Seit der Gründung der Regionalgruppe pax christi Südhessen im Jahr 2020 gehörte Andreas Löhr fest zu unserem operativen Kreis. Er hat sich vielfältig inhaltlich wie auch musikalisch eingebracht. Er engagierte sich federführend bei unserer ersten Aktion "Kein Weihnachten in Moria" im Kreis Groß-Gerau. Mit Leidenschaft gestaltete er über viele Jahre inhaltlich und liturgisch die "Aktion Wanderfriedenskerze" mit.
Andreas war ein spiritueller wie bodenständiger Mensch. Er wusste, dass Frieden, Gemeinwohl und Gemeinschaft nicht von selbst entstehen, sondern seinen Einsatz forderten, den er in großer Freiheit und Freundlichkeit leistete. Und er lebte vor, dass gegenseitiges Vertrauen uns alle einem solidarischen Leben näherbringt. Er sah alle als von Gott und seiner Geistkraft getragen, ganz im Sinne von Angelo Roncalli/Johannes XXIII, dessen Name seine Kirchengemeinde in Rüsselsheim- Königstädten trägt. Dessen der Welt zugewandtes Christentum war auch seine Art, Glauben zu leben.

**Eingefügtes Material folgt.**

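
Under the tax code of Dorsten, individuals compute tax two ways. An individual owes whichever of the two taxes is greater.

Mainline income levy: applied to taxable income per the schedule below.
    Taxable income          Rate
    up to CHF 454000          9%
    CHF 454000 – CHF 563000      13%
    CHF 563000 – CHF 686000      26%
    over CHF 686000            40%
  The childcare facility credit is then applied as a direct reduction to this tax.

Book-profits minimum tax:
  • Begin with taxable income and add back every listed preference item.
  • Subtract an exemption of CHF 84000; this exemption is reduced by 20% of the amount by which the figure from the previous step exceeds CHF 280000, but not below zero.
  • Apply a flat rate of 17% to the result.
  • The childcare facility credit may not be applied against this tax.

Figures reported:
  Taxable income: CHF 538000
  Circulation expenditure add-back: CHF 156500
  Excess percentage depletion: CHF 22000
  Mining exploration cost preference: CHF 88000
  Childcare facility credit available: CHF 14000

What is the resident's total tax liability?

Book-profits minimum tax:
  Adjusted income: CHF 538000 + CHF 156500 + CHF 22000 + CHF 88000 = CHF 804500
  Exemption: 20% × (CHF 804500 − CHF 280000) = CHF 104900 ≥ CHF 84000, so the exemption is fully phased out
  Base: CHF 804500 − CHF 0 = CHF 804500
  CHF 804500 × 17% = CHF 136765

Mainline income levy:
  CHF 454000 × 9% = CHF 40860
  CHF 84000 × 13% = CHF 10920
  → CHF 51780
  Less childcare facility credit CHF 14000 → CHF 37780

CHF 136765 > CHF 37780, so the book-profits minimum tax is the binding amount.

CHF 136765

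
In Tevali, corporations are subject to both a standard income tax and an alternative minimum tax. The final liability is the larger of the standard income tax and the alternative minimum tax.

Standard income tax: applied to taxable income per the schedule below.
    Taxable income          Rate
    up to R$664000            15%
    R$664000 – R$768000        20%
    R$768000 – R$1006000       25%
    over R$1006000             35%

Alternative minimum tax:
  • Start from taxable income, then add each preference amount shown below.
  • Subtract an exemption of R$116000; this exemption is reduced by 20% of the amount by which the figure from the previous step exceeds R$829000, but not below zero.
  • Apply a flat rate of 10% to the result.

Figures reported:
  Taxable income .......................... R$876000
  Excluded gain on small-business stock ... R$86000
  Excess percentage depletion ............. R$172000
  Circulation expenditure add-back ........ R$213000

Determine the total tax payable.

Alternative minimum tax:
  Adjusted income: R$876000 + R$86000 + R$172000 + R$213000 = R$1347000
  Exemption: R$116000 − 20% × (R$1347000 − R$829000) = R$116000 − R$103600 = R$12400
  Base: R$1347000 − R$12400 = R$1334600
  R$1334600 × 10% = R$133460

Standard income tax:
  R$664000 × 15% = R$99600
  R$104000 × 20% = R$20800
  R$108000 × 25% = R$27000
  → R$147400

R$147400 > R$133460, so the standard income tax governs.

R$147400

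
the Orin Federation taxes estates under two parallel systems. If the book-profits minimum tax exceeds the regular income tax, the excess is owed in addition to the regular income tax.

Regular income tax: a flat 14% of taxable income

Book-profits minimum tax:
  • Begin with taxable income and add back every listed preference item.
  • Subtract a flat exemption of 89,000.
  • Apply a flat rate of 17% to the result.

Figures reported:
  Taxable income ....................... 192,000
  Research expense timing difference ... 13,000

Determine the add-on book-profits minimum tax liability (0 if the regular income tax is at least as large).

Book-profits minimum tax:
  Adjusted income: 192,000 + 13,000 = 205,000
  Less exemption 89,000 → base 116,000
  116,000 × 17% = 19,720

Regular income tax:
  192,000 × 14% = 26,880

19,720 ≤ 26,880, so no add-on is due.

0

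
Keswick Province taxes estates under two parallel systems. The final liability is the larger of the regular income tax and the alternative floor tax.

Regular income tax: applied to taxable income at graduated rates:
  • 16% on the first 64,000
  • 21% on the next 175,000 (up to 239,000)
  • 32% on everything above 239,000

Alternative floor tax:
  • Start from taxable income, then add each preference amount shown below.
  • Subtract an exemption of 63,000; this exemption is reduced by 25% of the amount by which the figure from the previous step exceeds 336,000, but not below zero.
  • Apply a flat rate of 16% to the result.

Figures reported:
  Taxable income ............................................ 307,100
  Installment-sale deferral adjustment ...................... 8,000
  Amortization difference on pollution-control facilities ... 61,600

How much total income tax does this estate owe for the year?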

Als Ehrenamtlicher in der Pfarrei, in der Vertretung der katholischen Kirche im Kreis Groß-Gerau wie im Katholikenrat des Bistums Mainz war er ein Bindeglied zwischen pax christi und gemeindlichen Strukturen.
Seine Sehnsucht war es, Israel zu bereisen. Eines seiner Herzensanliegen - auch als erfahrener Arzt - war das Caritas Baby Hospital im Westjordanland.
Andreas‘ früher Tod ist in vielerlei Hinsicht ein trauriger Verlust. Einzig tröstend ist, dass wir um sein unumstößliches Gottvertrauen wissen. Mit ihm glauben wir, dass nicht Leid und Tod das letzte Wort behalten, sondern die Auferstehung und die Vollendung in Gott.
Unsere Verbundenheit und Anteilnahme gelten insbesondere seinen beiden Töchtern, die nach dem frühen Tod der Mutter nun auch ihren Vater verloren haben.